Through everything, Brother Nguyen's faith endured. One trial came shortly after he arrived in Provo and was called to serve as Scoutmaster in his ward. "I wasn't looking forward to it. I didn't like the outdoors," said the slight man who has to stretch to reach a height of 60 inches. "But I couldn't say no."
Quick to acknowledge the blessings of the Lord, Brother Nguyen said one of those blessings came at that time. Before he could be sustained as Scoutmaster, he was called by the stake president to be on the high council. He served in that position until he was called in late 1979 as president of a newly organized Vietnamese branch in Provo.
He has continued to serve in the Church where called since moving to Salt Lake City in 1997 to be closer to his employment.
Through trials and good times, Brother Nguyen said he never forgets the blessing of living free.

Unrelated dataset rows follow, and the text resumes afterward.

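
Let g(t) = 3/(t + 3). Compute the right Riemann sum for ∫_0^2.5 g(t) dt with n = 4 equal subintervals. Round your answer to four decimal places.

1.6839

Δt = (2.5 − 0)/4 = 0.625.
Right endpoints: 0.625, 1.25, 1.875, 2.5.
g(0.625) = 24/29, g(1.25) = 12/17, g(1.875) = 8/13, g(2.5) = 6/11.
Sum = Δt · [g(0.625) + g(1.25) + g(1.875) + g(2.5)].
Sum ≈ 1.6839.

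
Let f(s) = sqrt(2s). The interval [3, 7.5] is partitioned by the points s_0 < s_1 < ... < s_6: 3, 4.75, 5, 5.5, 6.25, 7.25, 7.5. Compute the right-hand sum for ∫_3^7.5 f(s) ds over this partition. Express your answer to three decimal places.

15.271

Subinterval widths: 1.75, 0.25, 0.5, 0.75, 1, 0.25.
Right endpoints: 4.75, 5, 5.5, 6.25, 7.25, 7.5.
f(4.75) ≈ 3.082, f(5) ≈ 3.162, f(5.5) ≈ 3.317, f(6.25) ≈ 3.536, f(7.25) ≈ 3.808, f(7.5) ≈ 3.873.
Sum = Σ Δs_i · f(s_i).
Sum ≈ 15.271.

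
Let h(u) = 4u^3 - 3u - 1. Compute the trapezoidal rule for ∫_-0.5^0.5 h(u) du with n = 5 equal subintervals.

Δu = (0.5 − (-0.5))/5 = 0.2.
h(-0.5) = 0, h(-0.3) = -0.208, h(-0.1) = -0.704, h(0.1) = -1.296, h(0.3) = -1.792, h(0.5) = -2.
T_5 = (Δu/2)·[h(u_0) + 2h(u_1) + ... + 2h(u_{4}) + h(u_5)].
Sum = -1.

-1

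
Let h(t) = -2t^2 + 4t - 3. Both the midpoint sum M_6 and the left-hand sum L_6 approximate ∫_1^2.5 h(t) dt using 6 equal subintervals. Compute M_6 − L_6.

-0.515625

M_6 = -3.734375.
L_6 = -3.21875.
M_6 − L_6 = -0.515625.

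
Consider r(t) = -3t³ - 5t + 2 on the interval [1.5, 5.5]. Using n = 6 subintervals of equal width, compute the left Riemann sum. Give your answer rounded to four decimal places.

Δt = (5.5 − 1.5)/6 = 2/3.
Left endpoints: 1.5, 13/6, 17/6, 3.5, 25/6, 29/6.
r(1.5) = -15.625, r(13/6) = -2833/72, r(17/6) = -5789/72, r(3.5) = -144.125, r(25/6) = -16981/72, r(29/6) = -25985/72.
Sum = Δt · [r(1.5) + r(13/6) + r(17/6) + ...].
Sum ≈ -584.1667.

-584.1667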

Without being harsh, but in a matter-of-fact way, he said, "I feel like a lot of Americans not everyone, but a lot take things like freedom for granted. It's like air. It's just there, so you don't appreciate it.
"I think the Lord let me be in the concentration camp in order for me to go through trials and appreciate what we have here even things like salt and sugar. In the concentration camp, a little bit of salt or sugar was precious."
And through his trials, he said his testimony of the Lord and His gospel has never faltered, but has become stronger. He said as he looks back on the bad times of his life, some of the challenges have seemed like he was moving to the edge of a cliff, dropping into complete despair. "I see that the Lord grabbed me when I reached the edge of the cliff and pulled me out."